While travelling through southern Alberta on tour, Nelson musician Charlie Jacobsen was repeatedly faced with the destruction wrought by floodwaters. He met displaced, traumatized, struggling people. And it’s the community’s pain that inspired his blues debut Alberta Flood.
“I saw the effects of the flooding firsthand. Highways were closed, fences were floating down the fields, cows were displaced. People’s homes were flooded. I had a bunch of family and friends affected by that,” the 23-year-old Selkirk College grad told the Star.
“I figure my job is to tell the story of the people.”
So it’s those stories of Alberta’s pain and resilience he’s been taking back and forth across the country, sharing them with audiences from Vancouver Island to Ontario, as he tours three weeks on and two weeks off.
It’s a life he’s always aspired to, and one he’s worked hard to create since graduating from Selkirk in 2012, where he studied under Glenn Mitchell.
“Glenn’s been very influential in my music and my life,” he said.
And it’s thanks to people like Mitchell, and Jacobsen’s promotor Pete Davies, that his career’s where it’s at. He told the Star his leap to full-time musician was partially made possible by community support: his friends and promoters fundraised to buy him a camper van, and routinely pack his local concerts.
Now he’s celebrating by hosting a blues dance on Feb. 20 at the Front Room, a new venue that recently opened for community events on Front St. It’s the first in a series of Kootenay Blues Society events he hopes will becomes monthly with the help of local dance instructor Stelio Calagias.
“It’s going to be a high-flying, toe-tapping affair. Everyone will be looking sharp. We want to do a lot more of these blues-dancing events, with ‘50s rock ‘n’ roll.”
Calagias is also the frontman of the Baker Street Blues, who will open for Jacobsen.
The night will include all original material from Alberta Flood, which was influenced by artists such as Chicago blues legend Muddy Waters. Lately Jacobsen’s been touring with American piano player Kenny Blues Boss Wayne, and together the pair are cutting a record. And Wayne’s agreed to perform at their next event.

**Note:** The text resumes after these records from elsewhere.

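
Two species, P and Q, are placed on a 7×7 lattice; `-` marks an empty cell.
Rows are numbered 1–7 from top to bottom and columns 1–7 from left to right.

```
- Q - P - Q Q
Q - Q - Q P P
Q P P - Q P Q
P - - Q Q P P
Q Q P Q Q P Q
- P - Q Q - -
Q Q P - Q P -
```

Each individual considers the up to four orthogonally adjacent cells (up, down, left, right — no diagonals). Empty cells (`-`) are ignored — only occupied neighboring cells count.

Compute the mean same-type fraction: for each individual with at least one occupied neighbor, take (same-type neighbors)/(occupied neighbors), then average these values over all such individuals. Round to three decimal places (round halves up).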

All of this momentum has left Jacobsen feeling grateful, and he gives a lot of credit for his creative development to Nelson.
“I’m so grateful for what Selkirk College and this whole city has done for me. I think it’s a beautiful template for people to flourish in.”
However, his interest in the area wasn’t exclusively academic.
“Well, I fell in love with Nelson, and then I fell in love with the girl.”
And there’s nothing to feel blue about there.